Once he gets to the Calais Coach, he makes note of the other passengers cutting across all sorts of ages and strata of society, princesses and practical men—the usual disparate suspects. He is approached by a dealer of art named Rathcett (Johnny Depp, channeling Ray Liotta in Goodfellas) who asks for Poirot's protection—he fears for his life, but Poirot, despite sharing a dessert with the gangsterish fellow, refuses for the most basic of reasons—"I do not like your face." In the middle of the night, he will be murdered, stabbed repeatedly and the train will be stopped by an avalanche, keeping the occupants conveniently trapped aboard. It will be up to Poirot to discover who aboard could have committed the crime before the train can be freed and continue on its way to waiting authorities.

There are clues aplenty and the reasonable assumption that the murderer is still on-board, as a couple of random attacks, none fatal, make it suspicious that one of the others could be next. But, who could be the perpetrator of such a vicious murder? As Poirot interviews everybody on the train, he finds threads and suspicions, but most of them seem to be distractions rather than real clues.

There are attempts to make the film less claustrophobic, but they seem a trifle desperate to create some action in a scenario that is mostly talking and thinking. And Branagh (the director) tries to inject some mystery and resonance by making use of the di-optic qualities of the glass partitions in the carriage—a bit too much, actually. Like most of the film it is mere obfuscation to a denouement that answers the questions, but creates an ethical dilemma that is the real center of the story. That dilemma is resolved by a tricky maneuver by Poirot (not in the book, which ends abruptly with the solution of the murder without any sort of hand-wringing about justice) that is a tad simplistic and more than a bit impractical in matters of weight. Versions had resolved it "similarly," but Poirot's deliberate entrapment creates a scene that makes him seem more decisive and conniving, and does so without a lot of talk. Personally, when the subject is justice and right versus wrong, I much prefer talk.

At least, Branagh's is not as perversely celebratory as the 1974 Sidney Lumet version—a murder is committed, after all—but it is not as brave and resolutely moral as the Suchet television version, which has the detective shaken and fighting tears by his own actions (or lack of them) in the service of what might be justice. The detective is trapped by his own catholic history (far beyond the aspirations of Christie) and feels complicit in the whole affair. Now, that is something of some import. "The Murder on the Orient Express" has one more victim; it kills something in Poirot.

Now...the mustache. A review can't seem to go by without a mention of the very large and ferret-like mustache that Branagh's Poirot sports throughout the movie. Such is the sort of thing that dominates internet criticism or what passes for it. The cliche is the dainty little handlebar curl of Albert Finney and David Suchet. Branagh's winding "extreme" Imperial is a distraction—maybe that's why it's there, dramatically. But, there is one other reason it might be a part of this film. Dame Agatha was alive at the time of the 1974 Lumet version and her one criticism of it was thus: "It was well made except for one mistake. It was Albert Finney, as my detective Hercule Poirot. I wrote that he had the finest moustache in England — and he didn't in the film. I thought that a pity — why shouldn't he?"

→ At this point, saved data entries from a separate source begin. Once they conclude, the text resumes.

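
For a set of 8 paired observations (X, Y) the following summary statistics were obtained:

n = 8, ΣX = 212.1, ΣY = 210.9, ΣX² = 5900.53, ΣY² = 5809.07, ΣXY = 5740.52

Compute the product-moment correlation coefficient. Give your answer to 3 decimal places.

0.567

r = (nΣXY − ΣXΣY) / √[(nΣX² − (ΣX)²)(nΣY² − (ΣY)²)]
Numerator: 8×5740.52 − 212.1×210.9 = 1192.27
Denominator: √[(47204.24 − 44986.41)(46472.56 − 44478.81)] = √[2217.83 × 1993.75] = 2102.8073
r = 1192.27 / 2102.8073 ≈ 0.567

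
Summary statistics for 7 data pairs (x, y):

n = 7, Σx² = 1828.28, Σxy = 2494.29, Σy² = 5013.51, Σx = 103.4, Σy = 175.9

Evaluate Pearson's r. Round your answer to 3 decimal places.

-0.246

r = (nΣxy − ΣxΣy) / √[(nΣx² − (Σx)²)(nΣy² − (Σy)²)]
Numerator: 7×2494.29 − 103.4×175.9 = -728.03
Denominator: √[(12797.96 − 10691.56)(35094.57 − 30940.81)] = √[2106.4 × 4153.76] = 2957.9520
r = -728.03 / 2957.9520 ≈ -0.246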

I guess that is the answer to the ultimate mystery—why do it?  I just wish the answer was something more than "why shouldn't they?"


* ...for instance, in a couple of scenes, Branagh is seen clutching a locket with a portrait of his lost love, Catherine. Who? No such person existed in all of Christie. The closest Poirot came to "the woman" (how Sherlock Holmes referred to the woman he most admired, Irene Adler) was the Countess Vera Rossakoff. Setting something up for another movie. Well, to do that the first one has to be good.